Guten Abend in die Runde,
warum sich einzelne Personen so entscheiden oder sich so entschieden haben, kann man vermutlich nur mutmaßen, wenn man hier keine direkte Rückmeldung zur Verfügung hat. Das ist ja sicher auch individuell sehr verschieden.
Es kann einfach eine vorübergehende Station in der Berufsbiographie sein, denn bei den vielen Freiheiten, die es für uns als Lehrkräfte gibt, gibt man eben auch einiges auf. (Ich denke da z.B. an längere Reisen außerhalb der Ferienkorridore und generell wenig Fexibilität bzw. kaum Raum für Spontaneität im Jahreskalender.) Berufswünsche ändern sich ja auch während der Ausbildung, ich finde das ist ja auch durchaus legitim. Wie auch der Wunsch, sich nach einer gewissen Zeit im Beruf noch mal neu zu orientieren. Also z.B. später dann doch in den Lehrerberuf zu gehen, trifft ja auch auf einige Kollegen zu, die heute kurz vor der Pension stehen (oder gerade gegangen sind) und während Perioden des Lehrerüberschusses in der Vergangenheit eben keine Planstellen nach dem Ref bekamen.

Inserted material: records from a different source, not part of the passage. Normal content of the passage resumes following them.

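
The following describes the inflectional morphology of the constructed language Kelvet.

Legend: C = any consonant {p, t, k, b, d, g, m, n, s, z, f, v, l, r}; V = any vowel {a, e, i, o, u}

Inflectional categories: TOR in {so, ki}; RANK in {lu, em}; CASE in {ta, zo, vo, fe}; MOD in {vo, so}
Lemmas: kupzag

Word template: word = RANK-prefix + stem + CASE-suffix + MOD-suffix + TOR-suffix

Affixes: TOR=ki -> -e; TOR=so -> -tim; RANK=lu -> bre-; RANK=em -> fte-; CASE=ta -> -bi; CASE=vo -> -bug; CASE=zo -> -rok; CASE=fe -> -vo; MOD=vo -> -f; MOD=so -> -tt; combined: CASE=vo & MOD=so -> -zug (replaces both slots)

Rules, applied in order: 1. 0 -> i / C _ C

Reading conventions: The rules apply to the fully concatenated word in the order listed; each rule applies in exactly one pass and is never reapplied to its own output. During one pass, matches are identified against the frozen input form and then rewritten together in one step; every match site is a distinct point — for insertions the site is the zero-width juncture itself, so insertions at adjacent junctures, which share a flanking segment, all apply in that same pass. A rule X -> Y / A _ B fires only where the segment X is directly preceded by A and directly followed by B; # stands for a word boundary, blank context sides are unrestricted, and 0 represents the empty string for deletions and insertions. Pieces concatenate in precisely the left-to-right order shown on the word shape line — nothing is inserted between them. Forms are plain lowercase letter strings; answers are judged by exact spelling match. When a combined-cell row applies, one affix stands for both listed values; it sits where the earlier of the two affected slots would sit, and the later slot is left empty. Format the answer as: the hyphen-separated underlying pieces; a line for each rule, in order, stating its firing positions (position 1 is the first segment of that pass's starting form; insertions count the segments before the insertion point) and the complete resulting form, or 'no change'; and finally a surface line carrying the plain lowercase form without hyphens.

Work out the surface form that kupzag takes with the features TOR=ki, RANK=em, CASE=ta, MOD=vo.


underlying: fte-kupzag-bi-f-e
1. 0 -> i / C _ C: inserts after position(s) 1, 6, 9: fitekupizagibife
surface: fitekupizagibife


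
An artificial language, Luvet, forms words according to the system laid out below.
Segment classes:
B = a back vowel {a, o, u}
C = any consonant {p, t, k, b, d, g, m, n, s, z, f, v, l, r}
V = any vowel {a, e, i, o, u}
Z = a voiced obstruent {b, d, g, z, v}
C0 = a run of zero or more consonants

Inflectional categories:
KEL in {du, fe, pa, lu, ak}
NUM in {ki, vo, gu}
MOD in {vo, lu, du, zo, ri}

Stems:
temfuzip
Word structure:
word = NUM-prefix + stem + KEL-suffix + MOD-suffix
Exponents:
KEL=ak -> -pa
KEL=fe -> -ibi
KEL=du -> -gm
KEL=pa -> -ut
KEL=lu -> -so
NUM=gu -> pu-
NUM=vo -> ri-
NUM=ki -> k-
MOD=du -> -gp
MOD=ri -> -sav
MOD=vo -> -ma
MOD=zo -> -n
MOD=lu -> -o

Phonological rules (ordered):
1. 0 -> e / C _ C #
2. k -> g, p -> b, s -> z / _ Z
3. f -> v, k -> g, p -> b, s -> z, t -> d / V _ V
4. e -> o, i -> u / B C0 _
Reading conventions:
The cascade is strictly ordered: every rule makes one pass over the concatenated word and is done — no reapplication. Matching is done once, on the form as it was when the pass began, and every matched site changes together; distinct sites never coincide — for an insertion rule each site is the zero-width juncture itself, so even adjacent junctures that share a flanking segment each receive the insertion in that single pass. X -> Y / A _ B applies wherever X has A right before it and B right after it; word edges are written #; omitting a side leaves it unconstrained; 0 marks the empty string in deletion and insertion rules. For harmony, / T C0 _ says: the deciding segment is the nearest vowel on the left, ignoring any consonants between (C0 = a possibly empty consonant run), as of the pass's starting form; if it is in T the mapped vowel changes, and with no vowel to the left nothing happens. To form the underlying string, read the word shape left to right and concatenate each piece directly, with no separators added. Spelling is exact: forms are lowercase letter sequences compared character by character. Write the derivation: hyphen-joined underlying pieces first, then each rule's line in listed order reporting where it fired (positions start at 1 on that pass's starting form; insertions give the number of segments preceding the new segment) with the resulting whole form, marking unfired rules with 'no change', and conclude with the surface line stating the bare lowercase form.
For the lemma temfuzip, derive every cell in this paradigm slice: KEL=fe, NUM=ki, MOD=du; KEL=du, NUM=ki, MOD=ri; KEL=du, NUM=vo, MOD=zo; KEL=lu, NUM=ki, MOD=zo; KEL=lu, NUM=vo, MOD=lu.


cell KEL=fe, NUM=ki, MOD=du:
underlying: k-temfuzip-ibi-gp
1. 0 -> e / C _ C #: inserts after position(s) 13: ktemfuzipibigep
2. k -> g, p -> b, s -> z / _ Z: no change
3. f -> v, k -> g, p -> b, s -> z, t -> d / V _ V: fires at position(s) 9: ktemfuzibibigep
4. e -> o, i -> u / B C0 _: fires at position(s) 8: ktemfuzubibigep
surface: ktemfuzubibigep

cell KEL=du, NUM=ki, MOD=ri:
underlying: k-temfuzip-gm-sav
1. 0 -> e / C _ C #: no change
2. k -> g, p -> b, s -> z / _ Z: fires at position(s) 9: ktemfuzibgmsav
3. f -> v, k -> g, p -> b, s -> z, t -> d / V _ V: no change
4. e -> o, i -> u / B C0 _: fires at position(s) 8: ktemfuzubgmsav
surface: ktemfuzubgmsav

cell KEL=du, NUM=vo, MOD=zo:
underlying: ri-temfuzip-gm-n
1. 0 -> e / C _ C #: inserts after position(s) 12: ritemfuzipgmen
2. k -> g, p -> b, s -> z / _ Z: fires at position(s) 10: ritemfuzibgmen
3. f -> v, k -> g, p -> b, s -> z, t -> d / V _ V: fires at position(s) 3: ridemfuzibgmen
4. e -> o, i -> u / B C0 _: fires at position(s) 9: ridemfuzubgmen
surface: ridemfuzubgmen

cell KEL=lu, NUM=ki, MOD=zo:
underlying: k-temfuzip-so-n
1. 0 -> e / C _ C #: no change
2. k -> g, p -> b, s -> z / _ Z: no change
3. f -> v, k -> g, p -> b, s -> z, t -> d / V _ V: no change
4. e -> o, i -> u / B C0 _: fires at position(s) 8: ktemfuzupson
surface: ktemfuzupson

cell KEL=lu, NUM=vo, MOD=lu:
underlying: ri-temfuzip-so-o
1. 0 -> e / C _ C #: no change
2. k -> g, p -> b, s -> z / _ Z: no change
3. f -> v, k -> g, p -> b, s -> z, t -> d / V _ V: fires at position(s) 3: ridemfuzipsoo
4. e -> o, i -> u / B C0 _: fires at position(s) 9: ridemfuzupsoo
surface: ridemfuzupsoo


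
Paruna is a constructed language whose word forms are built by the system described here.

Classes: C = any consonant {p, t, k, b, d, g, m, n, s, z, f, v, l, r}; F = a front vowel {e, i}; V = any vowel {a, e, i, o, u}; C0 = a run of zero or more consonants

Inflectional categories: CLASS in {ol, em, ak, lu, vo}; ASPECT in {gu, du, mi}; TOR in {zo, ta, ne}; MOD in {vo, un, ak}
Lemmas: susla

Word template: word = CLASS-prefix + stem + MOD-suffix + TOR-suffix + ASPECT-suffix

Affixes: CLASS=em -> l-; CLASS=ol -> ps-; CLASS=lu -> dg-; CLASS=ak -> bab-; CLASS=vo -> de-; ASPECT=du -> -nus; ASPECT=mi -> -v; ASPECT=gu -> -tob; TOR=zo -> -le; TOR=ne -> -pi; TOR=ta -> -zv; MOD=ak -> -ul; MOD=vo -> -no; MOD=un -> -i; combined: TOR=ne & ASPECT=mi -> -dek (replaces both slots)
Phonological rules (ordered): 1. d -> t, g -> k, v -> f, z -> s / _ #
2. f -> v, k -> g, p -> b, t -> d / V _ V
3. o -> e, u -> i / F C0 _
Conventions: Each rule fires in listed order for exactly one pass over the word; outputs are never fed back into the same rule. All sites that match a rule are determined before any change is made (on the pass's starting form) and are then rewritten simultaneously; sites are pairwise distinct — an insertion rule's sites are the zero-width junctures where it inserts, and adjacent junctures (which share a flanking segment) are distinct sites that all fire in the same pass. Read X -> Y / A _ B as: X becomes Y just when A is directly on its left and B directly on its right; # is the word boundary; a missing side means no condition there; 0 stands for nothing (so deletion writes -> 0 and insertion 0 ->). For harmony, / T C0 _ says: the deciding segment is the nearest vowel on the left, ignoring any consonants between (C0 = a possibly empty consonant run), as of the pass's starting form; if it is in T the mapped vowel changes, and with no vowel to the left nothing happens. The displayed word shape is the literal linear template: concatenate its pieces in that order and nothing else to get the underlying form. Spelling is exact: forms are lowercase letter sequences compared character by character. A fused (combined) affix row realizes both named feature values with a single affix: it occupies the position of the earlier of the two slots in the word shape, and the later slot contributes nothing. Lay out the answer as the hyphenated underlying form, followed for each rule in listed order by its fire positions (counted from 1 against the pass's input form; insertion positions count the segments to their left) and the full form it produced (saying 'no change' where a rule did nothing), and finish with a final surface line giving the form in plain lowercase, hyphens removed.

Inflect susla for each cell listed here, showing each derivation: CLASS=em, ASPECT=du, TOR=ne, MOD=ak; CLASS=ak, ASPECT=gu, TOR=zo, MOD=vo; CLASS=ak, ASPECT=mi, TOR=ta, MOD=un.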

Außerdem ist Arbeiten an der Uni ja auch superspannend (oder kann es sein): man ist häufig nah dran an aktuellen wissenschaftlichen Entwicklungen in seinem Feld, man arbeitet oft mit engagierten Studierenden und Kollegen und kommt allein schon über Veranstaltungen anderer Fachbereiche am Campus mit Dingen in Kontakt, denen man sonst vielleicht nicht begegnet wäre. Es gibt immer mal wieder Möglichkeiten, für einige Monate an anderen Orten zu arbeiten und der Öffentliche Dienst ist als Arbeitgeber auch nicht ganz schlecht (vorausgesetzt, man hat tatsächliche eine feste Stelle ergattert).

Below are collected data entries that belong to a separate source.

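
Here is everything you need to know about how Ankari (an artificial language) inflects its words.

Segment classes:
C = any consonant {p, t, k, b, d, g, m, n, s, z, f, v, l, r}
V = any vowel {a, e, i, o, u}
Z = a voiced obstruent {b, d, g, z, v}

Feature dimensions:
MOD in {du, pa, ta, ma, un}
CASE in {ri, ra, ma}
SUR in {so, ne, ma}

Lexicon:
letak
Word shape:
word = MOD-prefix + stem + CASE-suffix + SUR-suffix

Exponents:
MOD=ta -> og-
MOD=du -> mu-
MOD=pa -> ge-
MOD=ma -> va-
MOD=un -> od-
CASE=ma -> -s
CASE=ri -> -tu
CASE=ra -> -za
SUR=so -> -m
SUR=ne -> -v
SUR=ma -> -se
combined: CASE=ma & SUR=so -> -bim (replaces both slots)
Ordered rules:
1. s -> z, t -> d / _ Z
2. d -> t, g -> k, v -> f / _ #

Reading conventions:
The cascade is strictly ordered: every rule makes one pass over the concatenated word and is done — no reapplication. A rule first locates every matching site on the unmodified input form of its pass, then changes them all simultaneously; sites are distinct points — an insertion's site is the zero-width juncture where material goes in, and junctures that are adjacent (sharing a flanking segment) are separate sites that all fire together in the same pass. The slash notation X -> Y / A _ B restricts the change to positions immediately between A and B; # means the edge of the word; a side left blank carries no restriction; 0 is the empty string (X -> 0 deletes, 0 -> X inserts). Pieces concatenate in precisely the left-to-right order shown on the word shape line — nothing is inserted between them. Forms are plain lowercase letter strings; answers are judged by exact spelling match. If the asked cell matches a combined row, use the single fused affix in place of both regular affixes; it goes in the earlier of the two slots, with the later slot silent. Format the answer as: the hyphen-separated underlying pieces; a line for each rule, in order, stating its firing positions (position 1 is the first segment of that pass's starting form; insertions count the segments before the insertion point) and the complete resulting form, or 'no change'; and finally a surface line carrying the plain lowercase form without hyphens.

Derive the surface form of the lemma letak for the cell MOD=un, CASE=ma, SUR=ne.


underlying: od-letak-s-v
1. s -> z, t -> d / _ Z: fires at position(s) 8: odletakzv
2. d -> t, g -> k, v -> f / _ #: fires at position(s) 9: odletakzf
surface: odletakzf


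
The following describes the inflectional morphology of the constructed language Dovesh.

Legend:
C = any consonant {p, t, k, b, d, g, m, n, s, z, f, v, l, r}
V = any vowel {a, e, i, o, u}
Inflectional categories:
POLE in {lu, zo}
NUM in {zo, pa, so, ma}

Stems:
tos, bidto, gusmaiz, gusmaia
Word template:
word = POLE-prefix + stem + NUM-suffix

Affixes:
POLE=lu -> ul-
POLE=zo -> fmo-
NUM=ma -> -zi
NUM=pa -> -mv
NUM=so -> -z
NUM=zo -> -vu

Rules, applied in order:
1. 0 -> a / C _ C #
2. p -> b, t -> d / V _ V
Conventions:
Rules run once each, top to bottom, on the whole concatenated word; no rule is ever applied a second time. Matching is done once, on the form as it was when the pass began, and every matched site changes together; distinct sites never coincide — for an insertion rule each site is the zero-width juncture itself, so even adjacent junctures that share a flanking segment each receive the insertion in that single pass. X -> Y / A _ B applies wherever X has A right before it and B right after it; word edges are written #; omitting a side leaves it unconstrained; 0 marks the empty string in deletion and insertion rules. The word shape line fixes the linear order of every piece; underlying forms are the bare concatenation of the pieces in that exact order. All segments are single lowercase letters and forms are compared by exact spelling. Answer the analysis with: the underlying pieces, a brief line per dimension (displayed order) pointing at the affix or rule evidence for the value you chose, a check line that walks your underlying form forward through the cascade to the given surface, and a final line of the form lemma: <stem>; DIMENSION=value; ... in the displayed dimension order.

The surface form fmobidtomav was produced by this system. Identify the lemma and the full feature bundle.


underlying: fmo-bidto-mv
POLE=zo - signalled by the affix fmo-
NUM=pa - signalled by the affix -mv
check: fmobidtomv -> fmobidtomav -> fmobidtomav
lemma: bidto; POLE=zo; NUM=pa


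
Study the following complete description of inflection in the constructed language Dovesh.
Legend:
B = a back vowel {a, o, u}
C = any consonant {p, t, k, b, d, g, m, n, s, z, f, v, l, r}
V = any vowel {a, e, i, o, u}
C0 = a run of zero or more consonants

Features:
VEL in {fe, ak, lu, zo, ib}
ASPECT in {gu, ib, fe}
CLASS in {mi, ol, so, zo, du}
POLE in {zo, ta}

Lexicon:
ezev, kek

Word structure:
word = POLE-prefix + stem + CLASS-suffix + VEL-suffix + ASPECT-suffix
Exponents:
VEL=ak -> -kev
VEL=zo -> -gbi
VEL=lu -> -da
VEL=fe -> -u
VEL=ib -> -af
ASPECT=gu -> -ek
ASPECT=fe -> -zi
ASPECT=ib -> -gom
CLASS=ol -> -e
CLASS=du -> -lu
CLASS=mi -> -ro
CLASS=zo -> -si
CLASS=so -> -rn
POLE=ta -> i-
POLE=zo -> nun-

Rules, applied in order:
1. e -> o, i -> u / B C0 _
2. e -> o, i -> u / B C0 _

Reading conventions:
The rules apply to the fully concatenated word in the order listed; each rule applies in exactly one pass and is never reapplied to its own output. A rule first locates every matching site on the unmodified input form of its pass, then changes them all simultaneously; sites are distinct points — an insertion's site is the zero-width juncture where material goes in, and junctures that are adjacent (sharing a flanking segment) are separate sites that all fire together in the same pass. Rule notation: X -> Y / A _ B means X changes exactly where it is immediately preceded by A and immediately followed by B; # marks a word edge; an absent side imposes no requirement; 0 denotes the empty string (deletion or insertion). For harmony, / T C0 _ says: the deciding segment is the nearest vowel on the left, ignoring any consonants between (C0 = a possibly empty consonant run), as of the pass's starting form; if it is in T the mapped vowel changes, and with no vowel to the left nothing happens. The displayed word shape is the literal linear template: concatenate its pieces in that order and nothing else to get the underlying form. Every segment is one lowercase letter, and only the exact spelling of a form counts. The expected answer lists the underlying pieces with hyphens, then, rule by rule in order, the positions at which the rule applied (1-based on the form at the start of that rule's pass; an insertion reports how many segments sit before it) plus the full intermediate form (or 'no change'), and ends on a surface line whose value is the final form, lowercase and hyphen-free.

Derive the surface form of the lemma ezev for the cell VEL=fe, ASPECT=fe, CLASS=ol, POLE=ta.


underlying: i-ezev-e-u-zi
1. e -> o, i -> u / B C0 _: fires at position(s) 9: iezeveuzu
2. e -> o, i -> u / B C0 _: no change
surface: iezeveuzu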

Zu den Hypothesen hatte ich dann aber noch folgende Gedanken (ich kenne beide Arbeitsfelder):
- reines wissenschaftliches Interesse und Spaß an der Forschung, sodass die Bezahlung nebensächlich ist
Ich will das nicht ausschließen, aber dies ist vielleicht doch eine etwas romantische Vorstellung. Besonders wenn man dann mal die Promotion abgelegt hat und tatsächlich im Mittelbau an- bzw. unterkommt. Einigen gelingt es sicher, die anfängliche Faszination über die gesamte Berufsbiographie zu erhalten, aber man ist eben doch in feste Strukturen eingebunden, arbeitet nicht allein sondern in Arbeitsgruppen, muss Richtlinien und finanzielle Vorgaben einhalten, etc. und das schränkt eben auch ein. Ein wirklich großer Teil (und fiese Zeitfresser) sind eben auch Verwaltungsaufgaben. Gleiches gilt auch für das Schreiben von Anträgen, Gutachten oder die Betreuung von Studierenden. Hinzu kommt noch der konstante Druck, immerfort zu publizieren. Das kann eben auch schnell dazu führen, dass man kaum noch selber forscht, sondern Forschung organisiert.

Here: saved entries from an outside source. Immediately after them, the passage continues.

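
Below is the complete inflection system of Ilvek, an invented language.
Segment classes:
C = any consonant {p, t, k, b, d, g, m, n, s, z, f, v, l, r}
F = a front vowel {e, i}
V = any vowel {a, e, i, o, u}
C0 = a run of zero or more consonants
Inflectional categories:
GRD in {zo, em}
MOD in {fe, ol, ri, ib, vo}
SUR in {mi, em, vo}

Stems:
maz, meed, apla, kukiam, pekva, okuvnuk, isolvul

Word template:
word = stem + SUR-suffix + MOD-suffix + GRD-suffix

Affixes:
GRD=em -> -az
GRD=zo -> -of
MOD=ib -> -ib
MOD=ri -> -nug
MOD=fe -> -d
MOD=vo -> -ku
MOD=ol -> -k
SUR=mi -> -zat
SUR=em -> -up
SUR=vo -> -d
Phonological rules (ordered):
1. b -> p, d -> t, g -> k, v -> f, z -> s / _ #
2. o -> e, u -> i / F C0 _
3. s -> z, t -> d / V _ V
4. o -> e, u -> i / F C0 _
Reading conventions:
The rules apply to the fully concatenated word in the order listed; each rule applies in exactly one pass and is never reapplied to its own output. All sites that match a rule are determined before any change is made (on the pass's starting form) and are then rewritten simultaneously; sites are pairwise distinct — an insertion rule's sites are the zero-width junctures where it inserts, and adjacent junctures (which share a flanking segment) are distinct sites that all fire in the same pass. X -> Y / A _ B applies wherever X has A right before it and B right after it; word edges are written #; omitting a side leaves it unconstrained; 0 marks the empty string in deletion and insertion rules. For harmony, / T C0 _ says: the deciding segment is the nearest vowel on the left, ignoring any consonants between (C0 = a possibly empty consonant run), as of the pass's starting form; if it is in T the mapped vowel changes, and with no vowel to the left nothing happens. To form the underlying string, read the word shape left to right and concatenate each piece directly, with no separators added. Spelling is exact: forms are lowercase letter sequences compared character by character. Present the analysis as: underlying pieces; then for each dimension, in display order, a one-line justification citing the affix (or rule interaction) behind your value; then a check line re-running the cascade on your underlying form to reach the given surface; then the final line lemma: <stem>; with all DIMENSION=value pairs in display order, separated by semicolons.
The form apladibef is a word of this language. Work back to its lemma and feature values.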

- Nebenverdienst, z.B. durch Publikationen/Gastvorträge
Das ist meines Erachtens nach auch eher eine zu vernachlässigende Größe, jedenfalls für die meisten Wissenschaftler (Nobelpreisträger jetzt mal ausgenommen). Bei vielen Publikationen im naturwissenschaftlichen Bereiche fallen tatsächlich eher Kosten für die Institute an. Reisekosten und Konferenzgebühren (auch wenn man selber vorträgt) werden für die allermeisten Wissenschaftler von ihren Instituten übernommen, da gibt es aber kein Geld für den Vortrag. Besucht man ein anderes Institut z.B. im Ausland, werden Auslagen (z.B. Flüge, Umsiedlungskosten, Unterkunft, Forschungsinfrastruktur vor Ort etc.) evtl. übernommen, aber reich wird man davon nicht, es soll ja nur anfallende Kosten abdecken. Verfasst man ein Kapitel in einem Lehrbuch, bekommt man zwar Geld, aber die Menge ist das meines Wissens auch nicht.
Also zur Beantwortung deiner Frage kann ich also eher indirekt beitragen. Vielleicht helfen dir diese Gedanken trotzdem weiter?